本誌記事 WebCALCiO 2002

1試合休むだけでも次の試合の
パフォーマンスは全く違ってくる

チャンピオンズリーグとスクデットを獲得するためには、君のゴールが必要とされている。

I― 昨シーズン、一番うれしかったのはユーヴェがスクデットを獲得したこと。タイトル獲得に自分のゴールが貢献したという自負はある。それにゴール以外のプレーにも自分なりに満足しているんだ。今シーズンは当然、昨シーズン以上の出来を期待されているだろうし、おれもそのつもりでプレーしている。でも、今シーズンは思った以上にゴール数が伸びていないんだよね。それでもチームに貢献できていると確信しているよ。今シーズンこれまでのおれの役割は“アシストマン”ってとこさ。おれ以外の選手のゴール数が増えていることが、それを証明しているだろう? 今はチームも勝ち続けているし、調子もいいから、このままの状態を維持していければいいと思っているよ。タイトル獲得にはおれのゴールが必要だって? 大丈夫だよ。いい場面で決めるからさ、心配しないでよ!

コンビを組むこともあるデル・ピエロが、コッパイタリアのフィオレンティーナ戦でユーヴェ歴代得点記録を塗り替えた。これについてどう思う?

I― デル・ピエロは最高の選手だと思っているし、尊敬もしている。世界屈指の名門クラブであるユーヴェの歴史に名を刻んだという事実だけでも、それを証明している。さらにすごいのが、記録を塗り替えた後もそこに留まることなく、ゴールを決め続けているということ。この調子でいけば、ユーヴェの最多得点記録はかなり伸びるんじゃないかな。

その後の第19節のレッジーナ戦でもデル・ピエロは素晴らしいゴールを決めていたね。

デル・ピエロは第21節エンポリ戦でも華麗なプレーを披露

I― 今の彼はすごく調子がいいよね。トップフォームと言えるんじゃないかな。第21節のエンポリ戦でも2度シュートがバーを叩いたり、それ以外でも惜しいシュートがたくさんあった。特に、ペナルティーエリア内でDFを背負いながらボールを受けた後、ボールを浮かせて反転しながら左足でボレーシュートを放ったシーン。あれはすごかったよ! あれこそファンタジスタのプレーだよね!

レッジーナ戦では終了間際にそのデル・ピエロとの交代で出場したけど、あの時、カペッロ監督からどんな指示を受けたんだい?

I― 特に指示はなかったよ。いつもどおりシュートを狙えってこととボールをキープしろってことくらいかな。あの試合の後も記者から色々と聞かれたからここでも話すけど、ターンオーバーは現代サッカーでは当たり前になってきている。もちろん、おれも毎試合プレーしたいし、その気持ちがなければサッカー選手をやっている意味がないと思うんだけど、これだけ試合数が増えると休みも必要だよ。1試合休むだけでも次の試合のパフォーマンスは全く違ってくるし、そういう時には休息というのは大切なんだと実感する。シーズンはまだ長い。特に終盤戦はタフになるからね。

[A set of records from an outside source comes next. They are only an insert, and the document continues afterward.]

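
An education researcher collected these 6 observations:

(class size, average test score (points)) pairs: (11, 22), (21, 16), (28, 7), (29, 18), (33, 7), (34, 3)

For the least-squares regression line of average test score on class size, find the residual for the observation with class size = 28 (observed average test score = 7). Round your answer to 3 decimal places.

n = 6, Σx = 156, Σy = 73, Σxy = 1629, Σx² = 4432
Sxx = Σx² − (Σx)²/n = 4432 − 4056 = 376
Sxy = Σxy − (Σx)(Σy)/n = 1629 − 1898 = -269
b = Sxy/Sxx = -269/376 = -0.715426
a = ȳ − b·x̄ = 12.166667 − (-0.715426)·26 = 30.767730
ŷ(28) = 30.767730 + (-0.715426)·28 = 10.735816
residual = y − ŷ = 7 − 10.735816 = -3.735816

-3.736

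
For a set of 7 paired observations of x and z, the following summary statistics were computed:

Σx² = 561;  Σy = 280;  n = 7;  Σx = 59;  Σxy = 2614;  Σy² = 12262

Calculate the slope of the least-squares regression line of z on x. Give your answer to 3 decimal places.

3.987

Sxx = Σx² − (Σx)²/n = 561 − 497.285714 = 63.714286
Sxy = Σxy − (Σx)(Σy)/n = 2614 − 2360 = 254
b = Sxy/Sxx = 254/63.714286 = 3.986547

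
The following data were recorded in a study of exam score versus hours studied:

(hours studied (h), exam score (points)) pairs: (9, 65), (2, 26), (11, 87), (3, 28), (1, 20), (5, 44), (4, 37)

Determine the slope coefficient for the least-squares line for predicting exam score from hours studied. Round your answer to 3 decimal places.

6.476

n = 7, Σx = 35, Σy = 307, Σxy = 2066, Σx² = 257
Sxx = Σx² − (Σx)²/n = 257 − 175 = 82
Sxy = Σxy − (Σx)(Σy)/n = 2066 − 1535 = 531
b = Sxy/Sxx = 531/82 = 6.475610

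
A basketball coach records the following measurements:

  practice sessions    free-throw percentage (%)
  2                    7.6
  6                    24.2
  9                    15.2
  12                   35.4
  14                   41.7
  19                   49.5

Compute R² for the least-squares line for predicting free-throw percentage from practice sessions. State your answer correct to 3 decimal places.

n = 6, Σx = 62, Σy = 173.6, Σxy = 2246.3, Σx² = 822, Σy² = 6316.74
Sxx = Σx² − (Σx)²/n = 822 − 640.666667 = 181.333333
Sxy = Σxy − (Σx)(Σy)/n = 2246.3 − 1793.866667 = 452.433333
Syy = Σy² − (Σy)²/n = 6316.74 − 5022.826667 = 1293.913333
R² = Sxy²/(Sxx·Syy) = (452.433333)²/(181.333333·1293.913333) = 0.872421

0.872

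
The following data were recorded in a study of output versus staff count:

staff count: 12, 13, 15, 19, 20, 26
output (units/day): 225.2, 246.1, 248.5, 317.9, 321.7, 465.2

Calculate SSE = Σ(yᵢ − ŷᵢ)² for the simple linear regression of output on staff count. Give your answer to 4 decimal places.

n = 6, Σx = 105, Σy = 1824.6, Σxy = 34198.5, Σx² = 1975, Σy² = 593994.84
Sxx = Σx² − (Σx)²/n = 1975 − 1837.5 = 137.5
Sxy = Σxy − (Σx)(Σy)/n = 34198.5 − 31930.5 = 2268
Syy = Σy² − (Σy)²/n = 593994.84 − 554860.86 = 39133.98
b = Sxy/Sxx = 2268/137.5 = 16.494545
SSE = Syy − b·Sxy = 39133.98 − 16.494545·2268 = 1724.350909

1724.3509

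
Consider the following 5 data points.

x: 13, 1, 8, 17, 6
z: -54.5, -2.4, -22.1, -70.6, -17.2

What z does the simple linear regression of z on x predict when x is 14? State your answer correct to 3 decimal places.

-55.759

n = 5, Σx = 45, Σy = -166.8, Σxy = -2191.1, Σx² = 559
Sxx = Σx² − (Σx)²/n = 559 − 405 = 154
Sxy = Σxy − (Σx)(Σy)/n = -2191.1 − (-1501.2) = -689.9
b = Sxy/Sxx = -689.9/154 = -4.479870
a = ȳ − b·x̄ = -33.36 − (-4.479870)·9 = 6.958831
ŷ(14) = a + b·14 = 6.958831 + (-4.479870)·14 = -55.759351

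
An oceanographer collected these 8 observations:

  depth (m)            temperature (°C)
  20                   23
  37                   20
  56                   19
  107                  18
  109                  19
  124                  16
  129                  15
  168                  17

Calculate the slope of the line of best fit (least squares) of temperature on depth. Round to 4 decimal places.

-0.0410

n = 8, Σx = 750, Σy = 147, Σxy = 13036, Σx² = 88476
Sxx = Σx² − (Σx)²/n = 88476 − 70312.5 = 18163.5
Sxy = Σxy − (Σx)(Σy)/n = 13036 − 13781.25 = -745.25
b = Sxy/Sxx = -745.25/18163.5 = -0.041030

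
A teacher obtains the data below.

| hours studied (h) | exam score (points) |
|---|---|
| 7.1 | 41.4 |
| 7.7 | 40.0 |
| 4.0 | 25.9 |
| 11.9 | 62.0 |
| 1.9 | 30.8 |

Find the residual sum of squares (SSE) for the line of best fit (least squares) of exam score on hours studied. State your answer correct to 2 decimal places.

n = 5, Σx = 32.6, Σy = 200.1, Σxy = 1501.86, Σx² = 270.92, Σy² = 8777.41
Sxx = Σx² − (Σx)²/n = 270.92 − 212.552 = 58.368
Sxy = Σxy − (Σx)(Σy)/n = 1501.86 − 1304.652 = 197.208
Syy = Σy² − (Σy)²/n = 8777.41 − 8008.002 = 769.408
b = Sxy/Sxx = 197.208/58.368 = 3.378701
SSE = Syy − b·Sxy = 769.408 − 3.378701·197.208 = 103.101201

103.10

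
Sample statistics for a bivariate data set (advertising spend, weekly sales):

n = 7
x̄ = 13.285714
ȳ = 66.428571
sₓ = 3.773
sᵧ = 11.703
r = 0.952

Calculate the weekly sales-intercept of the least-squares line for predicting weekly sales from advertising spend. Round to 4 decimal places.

27.1973

b = r · sᵧ/sₓ = 0.952 · 11.703/3.773 = 2.952891
a = ȳ − b·x̄ = 66.428571 − 2.952891·13.285714 = 27.197312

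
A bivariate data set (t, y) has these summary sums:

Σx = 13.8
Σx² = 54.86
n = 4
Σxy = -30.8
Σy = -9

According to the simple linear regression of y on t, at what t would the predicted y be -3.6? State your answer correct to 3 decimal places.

Sxx = Σx² − (Σx)²/n = 54.86 − 47.61 = 7.25
Sxy = Σxy − (Σx)(Σy)/n = -30.8 − (-31.05) = 0.25
b = Sxy/Sxx = 0.25/7.25 = 0.034483
a = ȳ − b·x̄ = -2.25 − 0.034483·3.45 = -2.368966
Set a + b·x = -3.6: x = (-3.6 − (-2.368966)) / 0.034483 = -35.7

-35.700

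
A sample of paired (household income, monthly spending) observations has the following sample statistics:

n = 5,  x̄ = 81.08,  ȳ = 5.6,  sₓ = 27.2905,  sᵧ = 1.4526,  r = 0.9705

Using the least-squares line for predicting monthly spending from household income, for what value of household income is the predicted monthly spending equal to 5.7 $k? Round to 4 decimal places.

83.0158

b = r · sᵧ/sₓ = 0.9705 · 1.4526/27.2905 = 0.051657
a = ȳ − b·x̄ = 5.6 − 0.051657·81.08 = 1.411642
Set a + b·x = 5.7: x = (5.7 − 1.411642) / 0.051657 = 83.015842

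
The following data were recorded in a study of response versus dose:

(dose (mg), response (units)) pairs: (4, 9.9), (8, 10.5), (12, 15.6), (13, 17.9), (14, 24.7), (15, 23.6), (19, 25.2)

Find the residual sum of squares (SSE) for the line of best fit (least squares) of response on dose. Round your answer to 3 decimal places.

40.820

n = 7, Σx = 85, Σy = 127.4, Σxy = 1722.1, Σx² = 1175, Σy² = 2574.12
Sxx = Σx² − (Σx)²/n = 1175 − 1032.142857 = 142.857143
Sxy = Σxy − (Σx)(Σy)/n = 1722.1 − 1547 = 175.1
Syy = Σy² − (Σy)²/n = 2574.12 − 2318.68 = 255.44
b = Sxy/Sxx = 175.1/142.857143 = 1.2257
SSE = Syy − b·Sxy = 255.44 − 1.2257·175.1 = 40.81993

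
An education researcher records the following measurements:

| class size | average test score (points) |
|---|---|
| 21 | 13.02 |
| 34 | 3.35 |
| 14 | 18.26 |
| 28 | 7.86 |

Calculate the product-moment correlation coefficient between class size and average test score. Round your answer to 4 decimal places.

n = 4, Σx = 97, Σy = 42.49, Σxy = 863.04, Σx² = 2577, Σy² = 575.9501
Sxx = Σx² − (Σx)²/n = 2577 − 2352.25 = 224.75
Sxy = Σxy − (Σx)(Σy)/n = 863.04 − 1030.3825 = -167.3425
Syy = Σy² − (Σy)²/n = 575.9501 − 451.350025 = 124.600075
r = Sxy/√(Sxx·Syy) = -167.3425/√(28003.866856) = -167.3425/167.343559 = -0.999994

-1.0000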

また同じくレッジーナ戦でブッフォンが戦線復帰したよね。

第19節レッジーナ戦で戦線復帰した守護神ブッフォン

I― ジジの復帰は本当にうれしい。「よく帰ってきた! 待ってたぞ!」って感じだよ。彼にとって今シーズンは不運が続いていたからね。最初は肩で、次は足のけが……思うようにいかない日々を過ごしていた。もっとも、ジジがいない間は、アッビアーティが素晴らしいパフォーマンスでユーヴェのゴールを守ってくれたことも忘れてはいけない。でも、やっぱりナンバーワンはジジだよ! 試合勘を取り戻すためには何試合か必要になるかもしれないけど、ジジが後ろにいると安心できるし、チームも盛り上がるんだよね。それがGKにとってはとても大事な要素なんじゃないかな。

復帰するまでの約5カ月間のブッフォンの様子はどうだった?

I― ジジは本当に性格のいいやつなんだよ! とにかく、いつも明るいんだ。何があっても笑っているし、常に前向き。今回のけがもつらかったはずなのに、それを全く感じさせないんだ。いつも笑いながらチームを盛り上げてくれてたよ。リハビリでも焦らずにやるべきことをきちんとやっていた。本当にすごいやつだよ。でも、ジジはあんなに若いのに、もうセリエAで11シーズンもプレーしている。それだけを考えるともうベテランだよね。あの若さで経験も兼ね備えているってことだろう? “フェノーメノ”(怪物の意味)の域に達したと言えるだろうね。